Thanks Elma...Thought you might like to see it.


----------



## Birding

Beautiful photos. Amazing how the moon looks the same for you in Australia as it does for me here in the US. The stars are different though...


----------



## LynandIndigo

Birding said:


> Beautiful photos. Amazing how the moon looks the same for you in Australia as it does for me here in the US. The stars are different though...
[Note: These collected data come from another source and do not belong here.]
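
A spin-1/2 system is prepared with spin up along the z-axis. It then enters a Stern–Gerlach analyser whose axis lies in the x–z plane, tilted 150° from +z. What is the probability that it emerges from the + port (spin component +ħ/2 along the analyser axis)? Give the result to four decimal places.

For spin-½, the probability of finding spin-up along an axis at angle θ to the initial spin direction is cos²(θ/2); spin-down is sin²(θ/2).
θ = 150°, so P = cos²(75°) ≈ 0.0670.

0.0670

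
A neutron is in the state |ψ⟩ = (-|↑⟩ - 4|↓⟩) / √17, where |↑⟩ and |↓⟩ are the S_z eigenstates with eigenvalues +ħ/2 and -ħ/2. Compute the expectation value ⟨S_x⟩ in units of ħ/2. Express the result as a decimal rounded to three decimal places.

0.471

⟨σ_x⟩ = 2 Re(a* b)/(|a|²+|b|²) with a = -1, b = -4.
a* b = 4, so ⟨σ_x⟩ = 8/17.
⟨S_x⟩ = (ħ/2)·⟨σ_x⟩.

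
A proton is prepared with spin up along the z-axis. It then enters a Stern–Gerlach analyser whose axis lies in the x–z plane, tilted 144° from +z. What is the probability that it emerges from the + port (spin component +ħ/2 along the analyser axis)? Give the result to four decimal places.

0.0955

For spin-½, the probability of finding spin-up along an axis at angle θ to the initial spin direction is cos²(θ/2); spin-down is sin²(θ/2).
θ = 144°, so P = cos²(72°) ≈ 0.0955.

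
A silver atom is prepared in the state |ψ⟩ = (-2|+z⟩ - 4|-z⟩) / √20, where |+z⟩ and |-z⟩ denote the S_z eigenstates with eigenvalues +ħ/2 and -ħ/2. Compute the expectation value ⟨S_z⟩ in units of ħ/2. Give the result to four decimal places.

-0.6000

⟨σ_z⟩ = |a|² - |b|² divided by |a|²+|b|², with a, b the |+z⟩, |-z⟩ amplitudes.
= (4 - 16)/20 = -12/20.
⟨S_z⟩ = (ħ/2)·⟨σ_z⟩.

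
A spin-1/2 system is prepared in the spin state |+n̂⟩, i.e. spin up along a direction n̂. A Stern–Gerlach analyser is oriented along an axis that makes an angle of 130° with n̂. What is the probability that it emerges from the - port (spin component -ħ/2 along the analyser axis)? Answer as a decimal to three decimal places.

0.821

For spin-½, the probability of finding spin-up along an axis at angle θ to the initial spin direction is cos²(θ/2); spin-down is sin²(θ/2).
θ = 130°, so P = sin²(65°) ≈ 0.821.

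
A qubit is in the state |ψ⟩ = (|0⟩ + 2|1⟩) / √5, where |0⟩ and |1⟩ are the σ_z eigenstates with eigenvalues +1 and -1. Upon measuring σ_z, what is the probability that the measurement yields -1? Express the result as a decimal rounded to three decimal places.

The -1 outcome corresponds to |1⟩. Its amplitude in |ψ⟩ is 2/√5.
P = |2|² / 5 = 4/5.

0.800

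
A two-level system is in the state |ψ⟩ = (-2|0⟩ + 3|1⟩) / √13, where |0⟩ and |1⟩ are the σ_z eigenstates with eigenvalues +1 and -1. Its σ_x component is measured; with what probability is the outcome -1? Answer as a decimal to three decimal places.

0.962

|-x⟩ = (|0⟩ - |1⟩)/√2, so ⟨-x|ψ⟩ = (-5) / (√2·√13).
P = |-5|² / 26 = 25/26.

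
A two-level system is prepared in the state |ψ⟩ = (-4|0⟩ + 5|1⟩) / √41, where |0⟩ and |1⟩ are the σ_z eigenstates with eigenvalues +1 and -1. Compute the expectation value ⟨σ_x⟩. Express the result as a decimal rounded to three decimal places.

-0.976

⟨σ_x⟩ = 2 Re(a* b)/(|a|²+|b|²) with a = -4, b = 5.
a* b = -20, so ⟨σ_x⟩ = -40/41.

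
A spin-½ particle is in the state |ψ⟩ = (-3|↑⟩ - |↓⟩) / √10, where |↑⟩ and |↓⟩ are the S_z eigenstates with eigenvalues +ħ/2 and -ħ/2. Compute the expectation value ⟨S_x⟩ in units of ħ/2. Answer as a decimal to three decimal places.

0.600

⟨σ_x⟩ = 2 Re(a* b)/(|a|²+|b|²) with a = -3, b = -1.
a* b = 3, so ⟨σ_x⟩ = 6/10.
⟨S_x⟩ = (ħ/2)·⟨σ_x⟩.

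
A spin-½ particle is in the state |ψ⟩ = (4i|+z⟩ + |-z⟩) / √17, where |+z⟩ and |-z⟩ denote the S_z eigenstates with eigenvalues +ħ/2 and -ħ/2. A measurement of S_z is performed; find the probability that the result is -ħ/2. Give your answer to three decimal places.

The -ħ/2 outcome corresponds to |-z⟩. Its amplitude in |ψ⟩ is 1/√17.
P = |1|² / 17 = 1/17.

0.059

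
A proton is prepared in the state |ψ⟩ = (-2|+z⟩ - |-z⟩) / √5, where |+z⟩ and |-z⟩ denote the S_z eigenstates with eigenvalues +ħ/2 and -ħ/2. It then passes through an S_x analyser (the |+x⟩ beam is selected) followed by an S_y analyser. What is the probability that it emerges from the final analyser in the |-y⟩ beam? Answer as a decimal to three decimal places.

0.450

First analyser (S_x): P(|+x⟩) = |⟨+x|ψ⟩|² = 9/10.
After stage 1 the state is |+x⟩; P(|-y⟩) = |⟨-y|+x⟩|² = 1/2.
Joint probability = 9/10 × 1/2 = 0.450.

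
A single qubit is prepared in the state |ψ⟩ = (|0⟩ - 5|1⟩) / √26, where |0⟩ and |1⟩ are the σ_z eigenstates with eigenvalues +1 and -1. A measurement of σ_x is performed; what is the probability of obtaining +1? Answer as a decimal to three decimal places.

0.308

|+x⟩ = (|0⟩ + |1⟩)/√2, so ⟨+x|ψ⟩ = (-4) / (√2·√26).
P = |-4|² / 52 = 16/52.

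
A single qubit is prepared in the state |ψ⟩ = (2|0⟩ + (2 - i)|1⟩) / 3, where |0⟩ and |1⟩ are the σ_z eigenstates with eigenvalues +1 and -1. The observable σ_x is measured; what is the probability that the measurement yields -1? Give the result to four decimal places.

0.0556

|-x⟩ = (|0⟩ - |1⟩)/√2, so ⟨-x|ψ⟩ = (i) / (√2·3).
P = |i|² / 18 = 1/18.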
Thank you.. I haven't seen a photo of the moon where you are but the reason why the star is different is that i zoomed in on it.. I was star gazing the other night the sky was so clear so i thought id try to take a photo next time ill use the trypod and get a better photo...


----------



## nuxi

The photos are beautiful! Thanks for sharing,Lyn!


----------



## LynandIndigo

nuxi said:


> The photos are beautiful! Thanks for sharing,Lyn!


Thank you Gabby..


----------



## Kate C

Really good pictures Lyn.


----------



## LynandIndigo

Kate C said:


> Really good pictures Lyn.


Thank you Kate...


----------



## StarlingWings

Beautiful pictures Lyn! I love them, and the rainbow as well


----------



## Budgiezilla

I've been learning the constellations and stars at night lately. It gives me a whole new appreciation of our sky. These are great!


----------



## Impeckable

I'm impressed Lyn, you always share beautiful photo's, keep 'em coming


----------



## LynandIndigo

StarlingWings said:


> Beautiful pictures Lyn! I love them, and the rainbow as well


Thank you. I'll try to get some more photos..



Budgiezilla said:


> I've been learning the constellations and stars at night lately. It gives me a whole new appreciation of our sky. These are great!
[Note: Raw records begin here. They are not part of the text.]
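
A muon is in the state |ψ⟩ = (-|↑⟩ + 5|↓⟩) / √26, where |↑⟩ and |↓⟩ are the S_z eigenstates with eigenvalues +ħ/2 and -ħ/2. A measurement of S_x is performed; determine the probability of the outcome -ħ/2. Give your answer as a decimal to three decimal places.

|-x⟩ = (|↑⟩ - |↓⟩)/√2, so ⟨-x|ψ⟩ = (-6) / (√2·√26).
P = |-6|² / 52 = 36/52.

0.692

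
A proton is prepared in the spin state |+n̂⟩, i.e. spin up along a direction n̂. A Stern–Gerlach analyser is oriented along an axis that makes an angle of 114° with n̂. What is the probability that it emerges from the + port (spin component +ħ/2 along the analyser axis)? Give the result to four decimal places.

0.2966

For spin-½, the probability of finding spin-up along an axis at angle θ to the initial spin direction is cos²(θ/2); spin-down is sin²(θ/2).
θ = 114°, so P = cos²(57°) ≈ 0.2966.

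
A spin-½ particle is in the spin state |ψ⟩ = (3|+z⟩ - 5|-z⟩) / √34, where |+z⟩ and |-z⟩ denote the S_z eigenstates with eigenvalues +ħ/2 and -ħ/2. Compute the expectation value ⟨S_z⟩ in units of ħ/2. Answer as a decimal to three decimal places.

-0.471

⟨σ_z⟩ = |a|² - |b|² divided by |a|²+|b|², with a, b the |+z⟩, |-z⟩ amplitudes.
= (9 - 25)/34 = -16/34.
⟨S_z⟩ = (ħ/2)·⟨σ_z⟩.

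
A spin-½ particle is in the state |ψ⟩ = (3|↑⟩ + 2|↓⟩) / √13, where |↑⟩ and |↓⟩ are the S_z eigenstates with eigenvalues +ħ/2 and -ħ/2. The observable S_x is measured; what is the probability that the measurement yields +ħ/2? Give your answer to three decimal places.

0.962

|+x⟩ = (|↑⟩ + |↓⟩)/√2, so ⟨+x|ψ⟩ = (5) / (√2·√13).
P = |5|² / 26 = 25/26.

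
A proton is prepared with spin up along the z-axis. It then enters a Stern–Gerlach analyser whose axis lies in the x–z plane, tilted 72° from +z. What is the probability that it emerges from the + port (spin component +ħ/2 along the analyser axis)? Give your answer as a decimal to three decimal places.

For spin-½, the probability of finding spin-up along an axis at angle θ to the initial spin direction is cos²(θ/2); spin-down is sin²(θ/2).
θ = 72°, so P = cos²(36°) ≈ 0.655.

0.655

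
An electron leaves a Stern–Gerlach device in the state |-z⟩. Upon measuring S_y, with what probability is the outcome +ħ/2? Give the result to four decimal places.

0.5000

In the S_z basis, |-z⟩ = |↓⟩ and |+y⟩ = (|↑⟩ + i|↓⟩)/√2.
|⟨+y|-z⟩|² = 1/2.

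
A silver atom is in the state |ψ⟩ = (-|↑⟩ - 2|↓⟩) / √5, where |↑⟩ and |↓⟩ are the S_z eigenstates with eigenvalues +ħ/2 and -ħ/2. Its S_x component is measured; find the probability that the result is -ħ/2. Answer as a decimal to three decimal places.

|-x⟩ = (|↑⟩ - |↓⟩)/√2, so ⟨-x|ψ⟩ = (1) / (√2·√5).
P = |1|² / 10 = 1/10.

0.100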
Thank you. It I so interesting when you look up at the stars and see so many. If it is not raining tonight I'll try to get another photo...



Impeckable said:


> I'm impressed Lyn, you always share beautiful photo's, keep 'em coming


Thank you so much Pete... I love star gazing I'll try to take a photo of the Southern Cross it comes up so clear when there is no clouds in the sky....


----------



## FaeryBee

*Very lovely pictures, Lyn!

Do you know the "Moon Song"? 
My Dad used to sing it to me when I was a little girl. 

I see the moon
The moon sees me
Down through the leaves
of the old oak tree
Please let the light
that shines on me
Shine on the one that I love

Over the ocean
Over the sea
Back where my heart
is longing to be
Please let the light 
that shines on me
Shine on the one that I love​*


----------



## LynandIndigo

FaeryBee said:


> *Very lovely pictures, Lyn!
> 
> Do you know the "Moon Song"?
> My Dad used to sing it to me when I was a little girl.
> 
> I see the moon
> The moon sees me
> Down through the leaves
> of the old oak tree
> Please let the light
> that shines on me
> Shine on the one that I love
> 
> Over the ocean
> Over the sea
> Back where my heart
> is longing to be
> Please let the light
> that shines on me
> Shine on the one that I love​*


Thanks Deb. Yes i do know this song. My dad use to sing this to me when i was little as well you brought back some memories. Thank you for sharing this song with me i think ill find the music and play it on the keyboard sometime today..


----------



## MascaraRabbit

Oh wow, the second to last photo is just beautiful!


----------



## LynandIndigo

MascaraRabbit said:


> Oh wow, the second to last photo is just
> 
> beautiful!


Thank you...


----------



## despoinaki

Great pics, Lyn! You know I was tempted to take pics of the moon last night, because it was hiding behind the clouds  I love moon and stars pics, they are romantic!


----------



## LynandIndigo

despoinaki said:


> Great pics, Lyn! You know I was tempted to take pics of the moon last night, because it was hiding behind the clouds  I love moon and stars pics, they are romantic!


Thank you Despina. I like how the moon and stars light up the sky it is really pretty..Ill try again to get a photo when the sky is clear...


----------